11.04.20244 min
Paweł Guzik
Falcon V Systems

Paweł GuzikSoftware DeveloperFalcon V Systems

Navigating the shift to a monorepo approach

Check the advantages and challenges of monorepo implementation. Based on lessons from Falcon V Systems.

Navigating the shift to a monorepo approach

With a monorepo, all the parts—what the software does, its tools, how it's set up, and how to use it-are stored together. It’s like putting together a big puzzle; every piece matters.

In software development, every line of code is part of something bigger. Think of it as making a big web of software, where each part is success of the whole process. Unlike the multi-repo approach, the monorepo approach keeps everything in one place, instead of keeping each part of a project in separate repositories.

Monorepo Approach – The Concept Explained

A monorepo serves as a unified repository, consolidating various project components into a single location. This method stands in contrast to a multi-repo setup, where each component is kept in its own separate repository. 
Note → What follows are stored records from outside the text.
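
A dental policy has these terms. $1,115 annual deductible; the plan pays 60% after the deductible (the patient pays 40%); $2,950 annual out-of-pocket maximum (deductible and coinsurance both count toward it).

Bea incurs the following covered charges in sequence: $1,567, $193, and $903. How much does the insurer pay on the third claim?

Bill 1, $1,567: deductible takes $1,115, $452 remains; patient's 40% is $180.80. Patient owes $1,295.80 (running OOP $1,295.80). Insurer: $1,567 − $1,295.80 = $271.20.
Bill 2, $193: deductible met; 40% of $193 = $77.20. Patient owes $77.20 (running OOP $1,373). Insurer: $193 − $77.20 = $115.80.
Bill 3, $903: deductible already satisfied, so patient's share is 40% × $903 = $361.20. Patient owes $361.20 (running OOP $1,734.20). Plan pays $903 − $361.20 = $541.80.

$541.80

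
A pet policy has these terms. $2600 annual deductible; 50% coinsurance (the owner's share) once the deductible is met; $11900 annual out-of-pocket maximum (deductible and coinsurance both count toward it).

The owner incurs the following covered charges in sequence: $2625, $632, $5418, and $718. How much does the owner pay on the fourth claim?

#1 ($2625): $2600 to deductible, leaving $25; owner's 50% is $12.50. Owner owes $2612.50 (running OOP $2612.50).
#2 ($632): deductible already satisfied, so owner's share is 50% × $632 = $316. Cost to owner: $316. OOP to date $2928.50.
#3 ($5418): deductible already satisfied, so owner's share is 50% × $5418 = $2709. Owner pays $2709; OOP now $5637.50.
#4 ($718): deductible already satisfied, so owner's share is 50% × $718 = $359. Cost to owner: $359. OOP to date $5996.50.

$359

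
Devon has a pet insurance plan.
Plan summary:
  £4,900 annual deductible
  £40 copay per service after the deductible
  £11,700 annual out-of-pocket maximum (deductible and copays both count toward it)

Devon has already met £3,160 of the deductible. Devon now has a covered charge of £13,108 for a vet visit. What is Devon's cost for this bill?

£1,780

Deductible still to meet: £4,900 − £3,160 = £1,740.
The remaining £11,368 (= £13,108 − £1,740) moves to the copay.
Copay on this service: £40.
So the owner owes £1,740 + £40 = £1,780 before any cap.
Total out-of-pocket so far would be £3,160 + £1,780 = £4,940, below the £11,700 cap — no reduction.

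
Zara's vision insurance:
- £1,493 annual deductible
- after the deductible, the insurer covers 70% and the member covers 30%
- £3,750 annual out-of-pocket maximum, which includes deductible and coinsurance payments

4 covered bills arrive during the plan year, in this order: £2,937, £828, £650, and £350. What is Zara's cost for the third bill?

#1 (£2,937): £1,493 finishes the deductible; £1,444 goes to coinsurance; coinsurance £1,444 × 30% = £433.20. Member pays £1,926.20; OOP now £1,926.20.
#2 (£828): deductible met; 30% of £828 = £248.40. Member pays £248.40; OOP now £2,174.60.
#3 (£650): deductible met; 30% of £650 = £195. Member owes £195 (running OOP £2,369.60).

£195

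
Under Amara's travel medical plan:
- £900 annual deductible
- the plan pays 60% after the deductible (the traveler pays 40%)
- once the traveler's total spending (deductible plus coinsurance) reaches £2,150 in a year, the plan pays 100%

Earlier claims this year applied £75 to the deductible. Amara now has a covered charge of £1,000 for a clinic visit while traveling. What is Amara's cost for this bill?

£895

Remaining deductible: £900 − £75 = £825.
That leaves £1,000 − £825 = £175 for coinsurance.
Coinsurance: £175 × 40% = £70.
Traveler responsibility before any cap: £825 + £70 = £895.
Total out-of-pocket so far would be £75 + £895 = £970, below the £2,150 cap — no reduction.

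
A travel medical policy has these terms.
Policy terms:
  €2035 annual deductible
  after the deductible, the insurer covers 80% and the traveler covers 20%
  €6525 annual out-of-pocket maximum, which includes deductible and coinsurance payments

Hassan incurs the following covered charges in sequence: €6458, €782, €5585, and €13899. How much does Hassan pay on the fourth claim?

€2332

Bill 1, €6458: €2035 finishes the deductible; €4423 goes to coinsurance; coinsurance €4423 × 20% = €884.60. Traveler owes €2919.60 (running OOP €2919.60).
Bill 2, €782: deductible already satisfied, so traveler's share is 20% × €782 = €156.40. Traveler pays €156.40; OOP now €3076.
Bill 3, €5585: deductible already satisfied, so traveler's share is 20% × €5585 = €1117. Traveler owes €1117 (running OOP €4193).
Bill 4, €13899: deductible already satisfied, so traveler's share is 20% × €13899 = €2779.80. That would push OOP to €6972.80, over the €6525 cap, so traveler pays €6525 − €4193 = €2332.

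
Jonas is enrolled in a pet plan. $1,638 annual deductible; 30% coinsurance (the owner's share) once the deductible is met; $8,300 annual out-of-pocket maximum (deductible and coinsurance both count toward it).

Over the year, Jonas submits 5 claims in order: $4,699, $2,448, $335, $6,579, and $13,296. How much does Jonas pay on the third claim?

$100.50

Bill 1, $4,699: $1,638 finishes the deductible; $3,061 goes to coinsurance; 30% of $3,061 = $918.30. Owner owes $2,556.30 (running OOP $2,556.30).
Bill 2, $2,448: deductible met; 30% of $2,448 = $734.40. Cost to owner: $734.40. OOP to date $3,290.70.
Bill 3, $335: deductible already satisfied, so owner's share is 30% × $335 = $100.50. Owner pays $100.50; OOP now $3,391.20.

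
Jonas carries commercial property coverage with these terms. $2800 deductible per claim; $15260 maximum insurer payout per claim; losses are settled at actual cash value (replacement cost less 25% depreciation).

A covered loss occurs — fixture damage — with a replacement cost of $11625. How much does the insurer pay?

Actual cash value after 25% depreciation: $11625 × 75% = $8718.75.
Less the $2800 deductible: $8718.75 − $2800 = $5918.75.
That's under the $15260 cap, so the insurer reimburses the full $5918.75.

$5918.75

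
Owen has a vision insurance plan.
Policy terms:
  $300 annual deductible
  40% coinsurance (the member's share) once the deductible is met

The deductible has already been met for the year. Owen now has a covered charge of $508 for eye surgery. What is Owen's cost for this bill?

The deductible is already satisfied, so the full bill goes to coinsurance.
Member's 40% share of $508 is $203.20.

$203.20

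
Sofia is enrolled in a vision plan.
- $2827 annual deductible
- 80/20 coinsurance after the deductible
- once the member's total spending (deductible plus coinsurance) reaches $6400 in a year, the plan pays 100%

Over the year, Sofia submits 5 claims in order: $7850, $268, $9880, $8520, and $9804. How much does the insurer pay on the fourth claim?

$7981.20

Claim 1 ($7850): $2827 finishes the deductible; $5023 goes to coinsurance; member's 20% is $1004.60. Member pays $3831.60; OOP now $3831.60. Plan pays $7850 − $3831.60 = $4018.40.
Claim 2 ($268): deductible met; 20% of $268 = $53.60. Member owes $53.60 (running OOP $3885.20). Plan pays $268 − $53.60 = $214.40.
Claim 3 ($9880): 20% coinsurance on $9880 = $1976. Member pays $1976; OOP now $5861.20. Insurer: $9880 − $1976 = $7904.
Claim 4 ($8520): deductible met; 20% of $8520 = $1704. OOP would hit $7565.20 > $6400, so the cap limits the member to $6400 − $5861.20 = $538.80. Insurer: $8520 − $538.80 = $7981.20.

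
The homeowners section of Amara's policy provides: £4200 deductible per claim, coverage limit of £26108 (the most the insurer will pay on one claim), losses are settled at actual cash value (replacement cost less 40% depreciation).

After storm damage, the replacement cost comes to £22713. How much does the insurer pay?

At 40% depreciation, ACV = £22713 − £9085.20 = £13627.80.
Less the £4200 deductible: £13627.80 − £4200 = £9427.80.
£9427.80 is within the £26108 limit, so the insurer pays £9427.80.

£9427.80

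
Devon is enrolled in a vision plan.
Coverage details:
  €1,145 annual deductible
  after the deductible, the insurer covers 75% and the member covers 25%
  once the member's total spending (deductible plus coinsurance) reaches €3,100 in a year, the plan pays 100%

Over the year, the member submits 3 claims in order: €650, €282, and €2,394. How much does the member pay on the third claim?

#1 (€650): entire amount goes to the deductible. Member pays €650; OOP now €650.
#2 (€282): all of it applies to the deductible. Cost to member: €282. OOP to date €932.
#3 (€2,394): €213 finishes the deductible; €2,181 goes to coinsurance; 25% of €2,181 = €545.25. Member pays €758.25; OOP now €1,690.25.

€758.25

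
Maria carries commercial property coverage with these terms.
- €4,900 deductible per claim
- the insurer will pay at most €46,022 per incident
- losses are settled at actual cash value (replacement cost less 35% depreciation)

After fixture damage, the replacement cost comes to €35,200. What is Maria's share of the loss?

€17,220

Depreciate 35%: the covered value is €35,200 × 0.65 = €22,880.
Subtract the deductible: €22,880 − €4,900 = €17,980.
€17,980 is within the €46,022 limit, so the insurer pays €17,980.
Out of pocket: €35,200 − €17,980 = €17,220.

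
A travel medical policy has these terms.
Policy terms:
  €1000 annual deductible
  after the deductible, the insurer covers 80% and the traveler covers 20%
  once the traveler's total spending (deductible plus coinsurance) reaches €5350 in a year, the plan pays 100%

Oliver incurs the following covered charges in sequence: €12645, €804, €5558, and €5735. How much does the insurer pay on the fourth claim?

€4986.40

#1 (€12645): €1000 finishes the deductible; €11645 goes to coinsurance; 20% of €11645 = €2329. Cost to traveler: €3329. OOP to date €3329. Plan pays €12645 − €3329 = €9316.
#2 (€804): deductible met; 20% of €804 = €160.80. Cost to traveler: €160.80. OOP to date €3489.80. Plan pays €804 − €160.80 = €643.20.
#3 (€5558): 20% coinsurance on €5558 = €1111.60. Traveler owes €1111.60 (running OOP €4601.40). Insurer: €5558 − €1111.60 = €4446.40.
#4 (€5735): deductible already satisfied, so traveler's share is 20% × €5735 = €1147. Adding that to €4601.40 gives €5748.40, past the €5350 cap; traveler pays only €5350 − €4601.40 = €748.60. Plan pays €5735 − €748.60 = €4986.40.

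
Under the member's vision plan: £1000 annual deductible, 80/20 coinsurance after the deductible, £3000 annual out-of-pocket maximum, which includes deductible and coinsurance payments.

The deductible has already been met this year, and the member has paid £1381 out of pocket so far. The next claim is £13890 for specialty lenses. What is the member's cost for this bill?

£1619

The deductible is already satisfied, so the full bill goes to coinsurance.
Coinsurance: £13890 × 20% = £2778.
That would bring total out-of-pocket to £4159, past the £3000 cap. The member is capped at £3000 − £1381 = £1619 on this claim.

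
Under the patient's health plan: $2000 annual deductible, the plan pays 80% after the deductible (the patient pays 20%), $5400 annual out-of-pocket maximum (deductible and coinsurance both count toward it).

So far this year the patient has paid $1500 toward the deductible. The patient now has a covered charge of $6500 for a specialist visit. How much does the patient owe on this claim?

$1700

$1500 of the $2000 deductible is already met, leaving $500.
The remaining $6000 (= $6500 − $500) moves to coinsurance.
20% of $6000 = $1200 falls to the patient.
So the patient owes $500 + $1200 = $1700 before any cap.
Cumulative spending $1500 + $1700 = $3200 stays under the $5400 maximum.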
Consider a software application consisting of modules for business logic, internal libraries, multi-level testing, deployment configurations, documentation, and additional development tools. The development of such an application could utilize either the monorepo or multi-repo strategy.

Which one can serve better? Whether a monorepo is better than a multi-repo depends on the specific needs and context of a project or organization, such as:    

  • Size and number of teams working on the project
  • Culture of inter-team collaboration
  • Solution architecture and technology used
  • Release strategy

Switching to a monorepo comes with its share of complexities. While adopting this approach brings many benefits, it also presents certain challenges. 

Advantages of Monorepo Implementation

  • Simplified Code Navigation: The application's overall flow can be more easily understood if the entire codebase, including libraries, is consolidated into one place. This feature is especially valuable for new developers, since it allows them to see where the application begins and ends at a glance
  • Fewer Merge Requests: Monorepo gives developers more control by allowing multiple changes to be implemented with a single merge request. Whether it be adding feature changes, detecting code inconsistencies, or updating external dependencies across the entire application, this design simplifies the development proces.
  • Enhanced Testing: Developing new features becomes more manageable when the entire solution can be tested together. Building the application from scratch using automated scripts is straightforward in a monorepo environment, whereas it presents challenges in a multi-repo setting.
  • Living Documentation: Keeping documentation current is always a challenge. However, it becomes easier when the documents are stored alongside the code in one location. This setup makes it less likely to overlook and simpler to update the documents whenever a new feature is released.

Navigating the Challenges

  • Complexity in CI/CD Pipelines: Designing an efficient, adaptable CI/CD pipeline is challenging in a monorepo. This task is significantly demanding due to the size of the monorepo, which contains a lot of business logic and libraries as well as a vast array of code. This extensive scale can lead to complex and intricate CI/CD configurations and increased resource demands.
  • Managing Organizational Risks: Monorepos are often misunderstood as repositories where every thread of code belongs, regardless of its relevance or functionality. However, without guidelines, the repository will quickly become cluttered and unmanageable. Maintaining order and efficiency depends on establishing and adhering to inclusion criteria.
  • Versioning: In a monorepo setup, every piece of code shares the same release tag post-deployment. While simplifying some aspects of project management, can complicate others, particularly when tracking changes or managing releases of individual components within the broader project landscape.

The Falcon V Systems Shift for Streamlined Development Process

At Falcon V Systems, projects experienced significant expansion and increased complexity. Consequently, we transitioned to a monorepo, addressing the need for a more streamlined development process.

Guided by our agile mindset and willingness to experiment, the decision was made to consolidate the scattered repositories of a particular application into a single, unified monorepo. This decision, made out of necessity and forward thinking, began our transformative journey. 

Lessons Learned

One of the most significant challenges we encountered was managing the CI/CD pipeline.

When creating generic CI/CD definitions for multiple modules, keeping them clear, readable, and expandable is challenging. The use of various modules and libraries leads to numerous CI/CD jobs running simultaneously on intended hosts, resulting in high resource consumption and longer pipelines.

This situation prompted several improvements, including the addition of a remote cache. It was also an opportunity to review and optimize tests. Although there is always potential for further enhancement, satisfaction with the current handling of these issues is high. Besides overcoming these challenges, the advantages of a monorepo made a positive impression from the beginning.

A Continuous Journey

Like any solution, monorepo has its advantages and disadvantages. For Falcon V Systems, adopting the monorepo has proved beneficial, but it does not imply that it is the only viable method. Based on our experience, it works well.

The majority of new projects we initiate are now based in a monorepo from the beginning. As a result, we have developed habits and patterns that facilitate smooth project management.

The monorepo approach has not just been a technical adjustment; it has been a cultural shift, fostering a sense of unity and shared purpose among our teams.